Эффект бабочки | страница 120



– Нет.

Изменив положение тела, Роберт начинает педагогично указывать по порядку на квадраты:

– Вот твои бабушка и дедушка со стороны матери, у них родилась твоя мать Будиль, а двумя годами позже – еще одна дочь, которую звали Дороти. Она умерла в тысяча девятьсот восемьдесят втором году, и у нее был сын Стефан. Его отец, кстати, тоже неизвестен.

– Она умерла в восемьдесят втором? Это год моего рождения.

Роберт, кивнув, продолжает:

– Стефан, к сожалению, тоже умер, в прошлом году, ему было всего тридцать шесть.

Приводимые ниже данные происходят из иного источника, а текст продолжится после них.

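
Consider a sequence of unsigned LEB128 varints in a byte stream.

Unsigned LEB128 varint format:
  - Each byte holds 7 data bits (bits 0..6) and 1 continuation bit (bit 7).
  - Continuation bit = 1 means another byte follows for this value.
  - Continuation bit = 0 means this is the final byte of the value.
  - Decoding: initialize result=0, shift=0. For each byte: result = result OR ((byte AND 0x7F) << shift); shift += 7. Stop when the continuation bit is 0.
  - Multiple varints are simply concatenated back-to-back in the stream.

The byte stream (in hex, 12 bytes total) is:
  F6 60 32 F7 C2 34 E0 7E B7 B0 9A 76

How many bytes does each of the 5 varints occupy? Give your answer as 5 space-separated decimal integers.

Answer: 2 1 3 2 4

Derivation:
  byte[0]=0xF6 cont=1 payload=0x76=118: acc |= 118<<0 -> acc=118 shift=7
  byte[1]=0x60 cont=0 payload=0x60=96: acc |= 96<<7 -> acc=12406 shift=14 [end]
Varint 1: bytes[0:2] = F6 60 -> value 12406 (2 byte(s))
  byte[2]=0x32 cont=0 payload=0x32=50: acc |= 50<<0 -> acc=50 shift=7 [end]
Varint 2: bytes[2:3] = 32 -> value 50 (1 byte(s))
  byte[3]=0xF7 cont=1 payload=0x77=119: acc |= 119<<0 -> acc=119 shift=7
  byte[4]=0xC2 cont=1 payload=0x42=66: acc |= 66<<7 -> acc=8567 shift=14
  byte[5]=0x34 cont=0 payload=0x34=52: acc |= 52<<14 -> acc=860535 shift=21 [end]
Varint 3: bytes[3:6] = F7 C2 34 -> value 860535 (3 byte(s))
  byte[6]=0xE0 cont=1 payload=0x60=96: acc |= 96<<0 -> acc=96 shift=7
  byte[7]=0x7E cont=0 payload=0x7E=126: acc |= 126<<7 -> acc=16224 shift=14 [end]
Varint 4: bytes[6:8] = E0 7E -> value 16224 (2 byte(s))
  byte[8]=0xB7 cont=1 payload=0x37=55: acc |= 55<<0 -> acc=55 shift=7
  byte[9]=0xB0 cont=1 payload=0x30=48: acc |= 48<<7 -> acc=6199 shift=14
  byte[10]=0x9A cont=1 payload=0x1A=26: acc |= 26<<14 -> acc=432183 shift=21
  byte[11]=0x76 cont=0 payload=0x76=118: acc |= 118<<21 -> acc=247896119 shift=28 [end]
Varint 5: bytes[8:12] = B7 B0 9A 76 -> value 247896119 (4 byte(s))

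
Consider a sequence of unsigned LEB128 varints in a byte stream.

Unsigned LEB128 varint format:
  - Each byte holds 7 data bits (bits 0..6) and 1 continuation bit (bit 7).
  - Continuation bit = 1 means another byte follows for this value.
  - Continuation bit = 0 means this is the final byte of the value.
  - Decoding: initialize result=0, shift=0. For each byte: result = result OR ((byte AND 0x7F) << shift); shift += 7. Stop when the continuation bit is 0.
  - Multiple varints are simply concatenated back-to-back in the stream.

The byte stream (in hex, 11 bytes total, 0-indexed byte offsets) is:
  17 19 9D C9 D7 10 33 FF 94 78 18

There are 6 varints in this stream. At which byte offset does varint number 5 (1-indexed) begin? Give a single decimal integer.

Answer: 7

Derivation:
  byte[0]=0x17 cont=0 payload=0x17=23: acc |= 23<<0 -> acc=23 shift=7 [end]
Varint 1: bytes[0:1] = 17 -> value 23 (1 byte(s))
  byte[1]=0x19 cont=0 payload=0x19=25: acc |= 25<<0 -> acc=25 shift=7 [end]
Varint 2: bytes[1:2] = 19 -> value 25 (1 byte(s))
  byte[2]=0x9D cont=1 payload=0x1D=29: acc |= 29<<0 -> acc=29 shift=7
  byte[3]=0xC9 cont=1 payload=0x49=73: acc |= 73<<7 -> acc=9373 shift=14
  byte[4]=0xD7 cont=1 payload=0x57=87: acc |= 87<<14 -> acc=1434781 shift=21
  byte[5]=0x10 cont=0 payload=0x10=16: acc |= 16<<21 -> acc=34989213 shift=28 [end]
Varint 3: bytes[2:6] = 9D C9 D7 10 -> value 34989213 (4 byte(s))
  byte[6]=0x33 cont=0 payload=0x33=51: acc |= 51<<0 -> acc=51 shift=7 [end]
Varint 4: bytes[6:7] = 33 -> value 51 (1 byte(s))
  byte[7]=0xFF cont=1 payload=0x7F=127: acc |= 127<<0 -> acc=127 shift=7
  byte[8]=0x94 cont=1 payload=0x14=20: acc |= 20<<7 -> acc=2687 shift=14
  byte[9]=0x78 cont=0 payload=0x78=120: acc |= 120<<14 -> acc=1968767 shift=21 [end]
Varint 5: bytes[7:10] = FF 94 78 -> value 1968767 (3 byte(s))
  byte[10]=0x18 cont=0 payload=0x18=24: acc |= 24<<0 -> acc=24 shift=7 [end]
Varint 6: bytes[10:11] = 18 -> value 24 (1 byte(s))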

Бросаю взгляд на имена и годы. Я и чужой мне Стефан Юханссон стоим в одном ряду в генеалогическом древе, сразу под квадратиками с именами наших матерей. Он носил девичью фамилию моей мамы. В течение двадцати девяти лет у меня был двоюродный брат, а мне никто даже не рассказал об этом. И вот теперь уже поздно. А Дороти? Что за странное имя? Почему мама никогда не упоминала о ней? Почему никто никогда не говорил, что бабушка с дедушкой потеряли ребенка, и почему никто не потребовал, чтобы папина мама рассказала правду о его отце?

Вот она какая, моя семья.

Это чертовски на них похоже.

Ложь и тайны тягостны, потому что плохо стыкуются с реальностью. Со временем на них накладываются новые тайны и новая ложь – возникают новые нестыковки, нет ничего удивительного в том, что всегда казалось, будто мы ходим вокруг непонятной пустоты. У меня часто возникало ощущение: близкие говорят то, что у них на душе, хотя внешне речь идет совершенно о другом.

Мой интерес к генеалогии угас.

Сложив по порядку распечатки, Роберт убирает их в папку и завязывает тесемки.

– Так вот, у тебя есть двоюродный племянник. Кевин Юханссон, девяносто пятого года рождения. Если тебе интересно, в папке есть его адрес.

Будиль

Сирень в этом году уже отцвела.

Пройдет лето, осень, зима и снова весна – целый год, прежде чем она зацветет опять и снова можно будет почувствовать ее запах.

А сейчас цветение сирени закончилось.


Когда начинаешь наслаждаться жизнью, возникает одна проблема – становится страшно умирать. Загорается искра жизнелюбия, и внезапно осознаешь, как многого лишишься. Я помню мое давнее стремление избавиться от вечного беспокойства, неясного чувства вины и пустоты, так часто следовавших за мной по пятам. С моей нынешней точки зрения, мне представляется, будто я давно уже умерла, и с новых позиций объяснить причины такой смерти невозможно. Как я могла так долго жить без перспектив, без устремлений, без каких-либо собственных желаний? Все, что я чувствовала, и все, чего хотела, всегда соизмерялось с мнением Кристера и воплощалось приемлемым для него образом.